A partir del hecho real –el paso de la ceguera a poder ver– el ciego de nacimiento experimentará una evolución que le llevará al reconocimiento de Jesús como Señor. Con ello se nos manifiesta que la fe es habitualmente un proceso gradual: en primer lugar, se produce un encuentro con Jesús, a quien el ciego reconoce como una persona entre las demás; después lo considera un profeta; por último, sus ojos son capaces de abrirse totalmente y proclamarlo «Señor». Este es el instante en el que este hombre percibe en el hecho de ser curado el signo que le lleva a descubrir a Jesús como la fuente de su salvación. La frase «solo sé que yo era ciego y ahora veo» adquiere un nuevo sentido tras la confesión: «Creo, Señor». A partir de ahora verá no solo físicamente, sino también espiritualmente. Ahora bien, ver espiritualmente no significa que estemos ante un visionario, ya que su nueva forma de observar, la de la fe, tiene causa real. Gracias al hecho de encontrarse con quien le ha dado la vista, su razón ha sido capaz de ensancharse y su libertad de adherirse a quien ha cambiado su vida por completo. La libertad juega un papel fundamental. Muestra de ello es que ni los fariseos, ni los vecinos, ni siquiera los padres del ciego han sido capaces de reconocer a Jesucristo como el autor de la salvación de este hombre. Para ellos prevalece el prejuicio de que Jesús no podía ser el Mesías sobre la realidad misma de lo que ha sucedido.

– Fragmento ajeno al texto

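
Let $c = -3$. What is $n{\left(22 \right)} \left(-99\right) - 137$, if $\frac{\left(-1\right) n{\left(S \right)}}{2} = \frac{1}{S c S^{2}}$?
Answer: $- \frac{66311}{484} \approx -137.01$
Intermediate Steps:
$n{\left(S \right)} = \frac{2}{3 S^{3}}$ ($n{\left(S \right)} = - \frac{2}{S \left(-3\right) S^{2}} = - \frac{2}{- 3 S S^{2}} = - \frac{2}{\left(-3\right) S^{3}} = - 2 \left(- \frac{1}{3 S^{3}}\right) = \frac{2}{3 S^{3}}$)
$n{\left(22 \right)} \left(-99\right) - 137 = \frac{2}{3 \cdot 10648} \left(-99\right) - 137 = \frac{2}{3} \cdot \frac{1}{10648} \left(-99\right) - 137 = \frac{1}{15972} \left(-99\right) - 137 = - \frac{3}{484} - 137 = - \frac{66311}{484}$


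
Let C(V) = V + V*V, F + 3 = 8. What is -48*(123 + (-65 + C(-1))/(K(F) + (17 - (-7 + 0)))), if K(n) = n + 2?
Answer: -179904/31 ≈ -5803.4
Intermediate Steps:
F = 5 (F = -3 + 8 = 5)
C(V) = V + V**2
K(n) = 2 + n
-48*(123 + (-65 + C(-1))/(K(F) + (17 - (-7 + 0)))) = -48*(123 + (-65 - (1 - 1))/((2 + 5) + (17 - (-7 + 0)))) = -48*(123 + (-65 - 1*0)/(7 + (17 - 1*(-7)))) = -48*(123 + (-65 + 0)/(7 + (17 + 7))) = -48*(123 - 65/(7 + 24)) = -48*(123 - 65/31) = -48*3748/31 = -179904/31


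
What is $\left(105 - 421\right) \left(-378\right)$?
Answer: $119448$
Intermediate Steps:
$\left(105 - 421\right) \left(-378\right) = \left(-316\right) \left(-378\right) = 119448$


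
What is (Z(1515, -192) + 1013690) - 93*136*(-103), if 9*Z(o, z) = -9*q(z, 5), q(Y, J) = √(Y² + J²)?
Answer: 2316434 - √36889 ≈ 2.3162e+6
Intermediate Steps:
q(Y, J) = √(J² + Y²)
Z(o, z) = -√(25 + z²) (Z(o, z) = (-9*√(5² + z²))/9 = (-9*√(25 + z²))/9 = -√(25 + z²))
(Z(1515, -192) + 1013690) - 93*136*(-103) = (-√(25 + (-192)²) + 1013690) - 93*136*(-103) = (-√(25 + 36864) + 1013690) - 12648*(-103) = (-√36889 + 1013690) + 1302744 = (1013690 - √36889) + 1302744 = 2316434 - √36889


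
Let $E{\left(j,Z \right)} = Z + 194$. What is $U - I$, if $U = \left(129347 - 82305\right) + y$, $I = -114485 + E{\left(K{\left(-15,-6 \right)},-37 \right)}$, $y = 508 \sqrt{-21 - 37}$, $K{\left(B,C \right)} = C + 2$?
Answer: $161370 + 508 i \sqrt{58} \approx 1.6137 \cdot 10^{5} + 3868.8 i$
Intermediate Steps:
$K{\left(B,C \right)} = 2 + C$
$y = 508 i \sqrt{58}$ ($y = 508 \sqrt{-58} = 508 i \sqrt{58} \approx 3868.8 i$)
$E{\left(j,Z \right)} = 194 + Z$
$I = -114328$ ($I = -114485 + \left(194 - 37\right) = -114485 + 157 = -114328$)
$U = 47042 + 508 i \sqrt{58}$ ($U = \left(129347 - 82305\right) + 508 i \sqrt{58} = 47042 + 508 i \sqrt{58} \approx 47042.0 + 3868.8 i$)
$U - I = \left(47042 + 508 i \sqrt{58}\right) - -114328 = \left(47042 + 508 i \sqrt{58}\right) + 114328 = 161370 + 508 i \sqrt{58}$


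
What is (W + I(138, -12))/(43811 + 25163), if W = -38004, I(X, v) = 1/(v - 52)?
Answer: -2432257/4414336 ≈ -0.55099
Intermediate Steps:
I(X, v) = 1/(-52 + v)
(W + I(138, -12))/(43811 + 25163) = (-38004 + 1/(-52 - 12))/(43811 + 25163) = (-38004 + 1/(-64))/68974 = (-38004 - 1/64)*(1/68974) = -2432257/64*1/68974 = -2432257/4414336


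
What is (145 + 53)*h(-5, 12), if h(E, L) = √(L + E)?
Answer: 198*√7 ≈ 523.86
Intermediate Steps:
h(E, L) = √(E + L)
(145 + 53)*h(-5, 12) = (145 + 53)*√(-5 + 12) = 198*√7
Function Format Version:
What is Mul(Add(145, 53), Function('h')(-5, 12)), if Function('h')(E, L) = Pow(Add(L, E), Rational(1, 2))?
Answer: Mul(198, Pow(7, Rational(1, 2))) ≈ 523.86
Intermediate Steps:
Function('h')(E, L) = Pow(Add(E, L), Rational(1, 2))
Mul(Add(145, 53), Function('h')(-5, 12)) = Mul(Add(145, 53), Pow(Add(-5, 12), Rational(1, 2))) = Mul(198, Pow(7, Rational(1, 2)))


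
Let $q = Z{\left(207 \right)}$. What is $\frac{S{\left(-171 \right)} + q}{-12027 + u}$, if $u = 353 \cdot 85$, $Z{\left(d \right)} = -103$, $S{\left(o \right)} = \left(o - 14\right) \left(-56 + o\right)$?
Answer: $\frac{20946}{8989} \approx 2.3302$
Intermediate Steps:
$S{\left(o \right)} = \left(-56 + o\right) \left(-14 + o\right)$ ($S{\left(o \right)} = \left(-14 + o\right) \left(-56 + o\right) = \left(-56 + o\right) \left(-14 + o\right)$)
$q = -103$
$u = 30005$
$\frac{S{\left(-171 \right)} + q}{-12027 + u} = \frac{\left(784 + \left(-171\right)^{2} - -11970\right) - 103}{-12027 + 30005} = \frac{\left(784 + 29241 + 11970\right) - 103}{17978} = \left(41995 - 103\right) \frac{1}{17978} = 41892 \cdot \frac{1}{17978} = \frac{20946}{8989}$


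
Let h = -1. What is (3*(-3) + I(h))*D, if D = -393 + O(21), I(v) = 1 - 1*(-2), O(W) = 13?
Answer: 2280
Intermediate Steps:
I(v) = 3 (I(v) = 1 + 2 = 3)
D = -380 (D = -393 + 13 = -380)
(3*(-3) + I(h))*D = (3*(-3) + 3)*(-380) = (-9 + 3)*(-380) = -6*(-380) = 2280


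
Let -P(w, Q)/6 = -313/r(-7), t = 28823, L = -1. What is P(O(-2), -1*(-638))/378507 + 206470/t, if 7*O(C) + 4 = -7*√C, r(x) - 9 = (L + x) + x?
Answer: 78141318691/10909707261 ≈ 7.1626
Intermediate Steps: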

Evangelio / Juan 9, 1. 6-9. 13-17. 34-38

En aquel tiempo, al pasar, vio Jesús a un hombre ciego de nacimiento. Entonces escupió en la tierra, hizo barro con la saliva, se lo untó en los ojos al ciego y le dijo: «Ve a lavarte a la piscina de Siloé (que significa Enviado)». Él fue, se lavó, y volvió con vista. Y los vecinos y los que antes solían verlo pedir limosna preguntaban: «¿No es ese el que se sentaba a pedir?». Unos decían: «El mismo». Otros decían: «No es él, pero se le parece». El respondía: «Soy yo». Llevaron ante los fariseos al que había sido ciego. Era sábado el día que Jesús hizo barro y le abrió los ojos. También los fariseos le preguntaban cómo había adquirido la vista. Él les contestó: «Me puso barro en los ojos, me lavé y veo». Algunos de los fariseos comentaban: «Este hombre no viene de Dios, porque no guarda el sábado». Otros replicaban: «¿Cómo puede un pecador hacer semejantes signos?». Y estaban divididos. Y volvieron a preguntarle al ciego: «Y tú, ¿qué dices del que te ha abierto los ojos?». Él contestó: «Que es un profeta». Le replicaron: «Has nacido completamente empecatado, ¿y nos vas a dar lecciones a nosotros?». Y lo expulsaron. Oyó Jesús que lo habían expulsado, lo encontró y le dijo: «¿Crees tú en el Hijo del hombre?». Él contestó: «¿Y quién es, Señor, para que crea en él?». Jesús le dijo: «Lo estás viendo: el que te está hablando, ese es». Él dijo: «Creo, Señor». Y se postró ante él.